Every new adaptation of Sherlock Holmes navigates the deerstalker question: use it and risk seeming derivative of all previous adaptations; avoid it and risk audience confusion. The BBC series Sherlock (2010-2017) included the deerstalker but framed it as something the modern Holmes found embarrassing -- an acknowledgement of the hat's accumulated cultural weight.

The Beret in Film

The beret in film has a consistent character association with the intellectual, the artist, or the bohemian, usually in European settings. A character who arrives in Paris and dons a beret is entering a cultural cliche so established it has become ironic. The beret signals a specific type of affected European cosmopolitanism that film uses either sincerely (period pieces, art world films) or satirically (American comedies about France).

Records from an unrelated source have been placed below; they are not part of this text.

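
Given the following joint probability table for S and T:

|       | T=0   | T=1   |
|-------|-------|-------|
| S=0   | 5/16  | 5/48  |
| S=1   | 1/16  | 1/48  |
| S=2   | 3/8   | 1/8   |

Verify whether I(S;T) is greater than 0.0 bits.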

In military contexts, the beret signals elite status (the Special Forces character in an action film wears a beret to mark their unit) rather than any bohemian association -- the same hat object carries entirely different meaning based on context.

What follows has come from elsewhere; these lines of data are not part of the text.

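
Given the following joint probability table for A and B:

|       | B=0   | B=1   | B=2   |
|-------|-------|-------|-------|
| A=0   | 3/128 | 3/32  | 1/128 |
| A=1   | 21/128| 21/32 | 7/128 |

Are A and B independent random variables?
Marginal P(A) (row sums):
  P(A=0) = 3/128 + 3/32 + 1/128 = 1/8
  P(A=1) = 21/128 + 21/32 + 7/128 = 7/8
Marginal P(B) (column sums):
  P(B=0) = 3/128 + 21/128 = 3/16
  P(B=1) = 3/32 + 21/32 = 3/4
  P(B=2) = 1/128 + 7/128 = 1/16

A and B are independent iff P(A=i,B=j) = P(A=i)·P(B=j) for every cell.
  P(A=0)·P(B=0) = 1/8 × 3/16 = 3/128 = P(A=0,B=0) ✓
  P(A=0)·P(B=1) = 1/8 × 3/4 = 3/32 = P(A=0,B=1) ✓
  P(A=0)·P(B=2) = 1/8 × 1/16 = 1/128 = P(A=0,B=2) ✓
  P(A=1)·P(B=0) = 7/8 × 3/16 = 21/128 = P(A=1,B=0) ✓
  P(A=1)·P(B=1) = 7/8 × 3/4 = 21/32 = P(A=1,B=1) ✓
  P(A=1)·P(B=2) = 7/8 × 1/16 = 7/128 = P(A=1,B=2) ✓

Yes, A and B are independent: every cell factors, so I(A;B) = 0 bits.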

The Baseball Cap as Character Coding

In contemporary film and television, the baseball cap carries its own set of character associations that have developed through its ubiquity in American culture:

  • Worn backward: casual, younger, often the slacker or the everyman
  • Worn forward, flat-brimmed: urban contemporary, streetwear context
  • Worn forward, curved brimmed: generic casual, the default appearance for 'regular American person'
  • Team logo cap: sports fan, regional identity, often nostalgic or middle American
  • Campaign/political logo cap: political statement, most famously the red cap of the 2016 US election cycle, which became its own visual shorthand

Browse fedoras, flat caps, and iconic hat styles at Hatloom.

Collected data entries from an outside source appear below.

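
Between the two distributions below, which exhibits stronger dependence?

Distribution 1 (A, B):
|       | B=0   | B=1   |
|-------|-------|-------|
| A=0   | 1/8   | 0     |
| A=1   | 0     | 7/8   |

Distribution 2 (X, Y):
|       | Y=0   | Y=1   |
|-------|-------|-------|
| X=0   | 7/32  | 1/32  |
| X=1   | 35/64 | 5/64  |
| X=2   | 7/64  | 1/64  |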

Frequently Asked Questions

What hat did Indiana Jones actually wear?

The hat used in the Indiana Jones films was a Herbert Johnson Adventurer (or Poets) fedora in brown, sourced from the London hat maker. The specific model was selected by costume designer Deborah Nadoolman Landis as the appropriate period hat for the 1930s setting. Over the course of the four films, the prop hats were produced to a slightly varying specification, but all used the same basic form: a brown fur felt fedora with a medium-wide brim, a moderate crown crease, and a dark brown grosgrain band. Harrison Ford is said to have helped select the specific style after trying on multiple options, as the hat needed to read clearly in silhouette even in distant action sequences.

Why do Western villains wear black hats?

The black hat/white hat convention in Westerns developed in early Hollywood film (approximately 1910-1930) as a practical solution to the visual identification problem in black-and-white film: audiences needed to quickly identify hero and villain in fast-moving action sequences. High-contrast colour coding served this function simply. The convention became so established that it was used self-consciously even after colour film became standard. The 'black hat' and 'white hat' terms have now migrated into general English usage -- cybersecurity uses them to distinguish malicious hackers from ethical ones -- long outlasting their specific Western film origin.

Do real people in historical periods wear the hats associated with them in film?

Sometimes accurately, sometimes not. Period films use hats to signal era as much as to accurately represent historical headwear practice. Some associations are accurate: Victorian top hats, early 20th century fedoras, and 1920s cloches in period films reflect real period hat wearing. Others are more invention or creative license: the specific Stetson styles worn in Hollywood Westerns represent a somewhat idealised and standardised version of authentic frontier headwear, which was more varied and less visually consistent than films suggest. The deerstalker's association with Sherlock Holmes is a clear case of fictional invention overwriting historical accuracy -- a London-based detective in the Victorian era would typically have worn a bowler or a top hat, not a hunting cap.